REVIEWED By Marc Savlov, Fri., Feb. 23, 2007
Ghost Rider is based on Marvel Comics' Seventies-era title featuring the character of Johnny Blaze, a stunt biker who sells his soul to the devil to save his father's life only to become the titular rider when the moon is full (or, you know, just there). He acts as Satan's bounty hunter, complete with a kickass Hellcycle and a badass flaming skull atop his semi-Evel Knievel body. Every kid I knew growing up dug the hell out of Ghost Rider, mainly because skulls are cool, and it was easy to safety-pin an ace of spades onto our bicycle spokes and terrorize the neighbors with death-defying one-foot jumps over two-by-fours and perform preposterously radical six-inch wheelies. We also dug Marvel's second-tier Nick Fury: Agent of S.H.I.E.L.D. because he wore an eyepatch, just like us.
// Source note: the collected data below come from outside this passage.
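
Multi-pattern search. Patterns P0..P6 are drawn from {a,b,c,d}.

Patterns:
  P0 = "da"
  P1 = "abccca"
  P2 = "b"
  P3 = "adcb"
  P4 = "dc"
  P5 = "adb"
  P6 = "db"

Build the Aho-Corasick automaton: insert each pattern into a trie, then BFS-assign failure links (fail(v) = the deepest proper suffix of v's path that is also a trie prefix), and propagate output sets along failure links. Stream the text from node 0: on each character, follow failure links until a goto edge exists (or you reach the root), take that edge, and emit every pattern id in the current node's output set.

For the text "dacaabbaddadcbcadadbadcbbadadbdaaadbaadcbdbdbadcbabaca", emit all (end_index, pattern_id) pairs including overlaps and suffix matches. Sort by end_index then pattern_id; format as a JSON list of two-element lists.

Construct AC machine:
Trie nodes:
  0='ε' goto a→3 b→9 d→1
  1='d' goto a→2 b→15 c→13
  2='da' goto ·  ←P0
  3='a' goto b→4 d→10
  4='ab' goto c→5
  5='abc' goto c→6
  6='abcc' goto c→7
  7='abccc' goto a→8
  8='abccca' goto ·  ←P1
  9='b' goto ·  ←P2
  10='ad' goto b→14 c→11
  11='adc' goto b→12
  12='adcb' goto ·  ←P3
  13='dc' goto ·  ←P4
  14='adb' goto ·  ←P5
  15='db' goto ·  ←P6

Failure links (BFS by depth):
  fail(1) 'd': from fail(0)=0 chase 'd': 0 ⇒ 0;  out=∅∪out(0)=∅
  fail(3) 'a': from fail(0)=0 chase 'a': 0 ⇒ 0;  out=∅∪out(0)=∅
  fail(9) 'b': from fail(0)=0 chase 'b': 0 ⇒ 0;  out={2}∪out(0)={2}
  fail(2) 'da': from fail(1)=0 chase 'a': 0 ⇒ 3;  out={0}∪out(3)={0}
  fail(4) 'ab': from fail(3)=0 chase 'b': 0 ⇒ 9;  out=∅∪out(9)={2}
  fail(10) 'ad': from fail(3)=0 chase 'd': 0 ⇒ 1;  out=∅∪out(1)=∅
  fail(13) 'dc': from fail(1)=0 chase 'c': 0 ⇒ 0;  out={4}∪out(0)={4}
  fail(15) 'db': from fail(1)=0 chase 'b': 0 ⇒ 9;  out={6}∪out(9)={2,6}
  fail(5) 'abc': from fail(4)=9 chase 'c': 9→0 ⇒ 0;  out=∅∪out(0)=∅
  fail(11) 'adc': from fail(10)=1 chase 'c': 1 ⇒ 13;  out=∅∪out(13)={4}
  fail(14) 'adb': from fail(10)=1 chase 'b': 1 ⇒ 15;  out={5}∪out(15)={2,5,6}
  fail(6) 'abcc': from fail(5)=0 chase 'c': 0 ⇒ 0;  out=∅∪out(0)=∅
  fail(12) 'adcb': from fail(11)=13 chase 'b': 13→0 ⇒ 9;  out={3}∪out(9)={2,3}
  fail(7) 'abccc': from fail(6)=0 chase 'c': 0 ⇒ 0;  out=∅∪out(0)=∅
  fail(8) 'abccca': from fail(7)=0 chase 'a': 0 ⇒ 3;  out={1}∪out(3)={1}

Run:
[0] read 'd'  n0⇒n1
[1] read 'a'  n1⇒n2  → match P0@[0:1]
[2] read 'c'  n2⇒n0 (fail-walked)
[3] read 'a'  n0⇒n3
[4] read 'a'  n3⇒n3 (fail-walked)
[5] read 'b'  n3⇒n4  → match P2@[5:5]
[6] read 'b'  n4⇒n9 (fail-walked)  → match P2@[6:6]
[7] read 'a'  n9⇒n3 (fail-walked)
[8] read 'd'  n3⇒n10
[9] read 'd'  n10⇒n1 (fail-walked)
[10] read 'a'  n1⇒n2  → match P0@[9:10]
[11] read 'd'  n2⇒n10 (fail-walked)
[12] read 'c'  n10⇒n11  → match P4@[11:12]
[13] read 'b'  n11⇒n12  → match P2@[13:13],P3@[10:13]
[14] read 'c'  n12⇒n0 (fail-walked)
[15] read 'a'  n0⇒n3
[16] read 'd'  n3⇒n10
[17] read 'a'  n10⇒n2 (fail-walked)  → match P0@[16:17]
[18] read 'd'  n2⇒n10 (fail-walked)
[19] read 'b'  n10⇒n14  → match P2@[19:19],P5@[17:19],P6@[18:19]
[20] read 'a'  n14⇒n3 (fail-walked)
[21] read 'd'  n3⇒n10
[22] read 'c'  n10⇒n11  → match P4@[21:22]
[23] read 'b'  n11⇒n12  → match P2@[23:23],P3@[20:23]
[24] read 'b'  n12⇒n9 (fail-walked)  → match P2@[24:24]
[25] read 'a'  n9⇒n3 (fail-walked)
[26] read 'd'  n3⇒n10
[27] read 'a'  n10⇒n2 (fail-walked)  → match P0@[26:27]
[28] read 'd'  n2⇒n10 (fail-walked)
[29] read 'b'  n10⇒n14  → match P2@[29:29],P5@[27:29],P6@[28:29]
[30] read 'd'  n14⇒n1 (fail-walked)
[31] read 'a'  n1⇒n2  → match P0@[30:31]
[32] read 'a'  n2⇒n3 (fail-walked)
[33] read 'a'  n3⇒n3 (fail-walked)
[34] read 'd'  n3⇒n10
[35] read 'b'  n10⇒n14  → match P2@[35:35],P5@[33:35],P6@[34:35]
[36] read 'a'  n14⇒n3 (fail-walked)
[37] read 'a'  n3⇒n3 (fail-walked)
[38] read 'd'  n3⇒n10
[39] read 'c'  n10⇒n11  → match P4@[38:39]
[40] read 'b'  n11⇒n12  → match P2@[40:40],P3@[37:40]
[41] read 'd'  n12⇒n1 (fail-walked)
[42] read 'b'  n1⇒n15  → match P2@[42:42],P6@[41:42]
[43] read 'd'  n15⇒n1 (fail-walked)
[44] read 'b'  n1⇒n15  → match P2@[44:44],P6@[43:44]
[45] read 'a'  n15⇒n3 (fail-walked)
[46] read 'd'  n3⇒n10
[47] read 'c'  n10⇒n11  → match P4@[46:47]
[48] read 'b'  n11⇒n12  → match P2@[48:48],P3@[45:48]
[49] read 'a'  n12⇒n3 (fail-walked)
[50] read 'b'  n3⇒n4  → match P2@[50:50]
[51] read 'a'  n4⇒n3 (fail-walked)
[52] read 'c'  n3⇒n0 (fail-walked)
[53] read 'a'  n0⇒n3

Result: [[1,0],[5,2],[6,2],[10,0],[12,4],[13,2],[13,3],[17,0],[19,2],[19,5],[19,6],[22,4],[23,2],[23,3],[24,2],[27,0],[29,2],[29,5],[29,6],[31,0],[35,2],[35,5],[35,6],[39,4],[40,2],[40,3],[42,2],[42,6],[44,2],[44,6],[47,4],[48,2],[48,3],[50,2]]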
Director/screenwriter Johnson, who helmed the better-than-expected film version of Marvel's Daredevil a couple of years back, does little with the material here, but to be fair, in retrospect, there wasn't a surfeit of originality in the comic book to begin with. Even Ghost Rider's flaming head is a lift from the pages of Washington Irving. Johnson's version has Cage's Blaze up against Fonda's Mephistopheles, who's p.o.'ed at unholy offspring Blackheart (Bentley, of American Beauty) for making a power grab for mankind, thus forcing Blaze/Ghost Rider to battle the forces of darkness, save old flame Roxanne (Mendes), and look cool in the process. Casting the original Captain America in the role of Satan carries an appealing but none-too-subtle irony with it, but Cage, an avowed fan of lesser Marvel superheroes (he did rechristen himself after Luke Cage: Hero for Hire, you'll doubtless recall), is the film's only saving grace in a welter of cheesy (but accurate to the imagery of the Marvel series) special effects and dialogue that comes off as having been written by Stan Lee (it probably was, come to think of it). Not since his comic-horror turn in Vampire's Kiss has Cage had so much obvious fun with a role; he strut-shambles through the film like an aging BMXer too cool to trade up to a Prius, quaffing jellybeans out of cocktail glasses, busting out some oddly endearing Elvis moves, and just generally having a ball. It's not enough to save Ghost Rider, though, which has all the sugar-injected horsepower of a 6-year-old on a Big Wheel.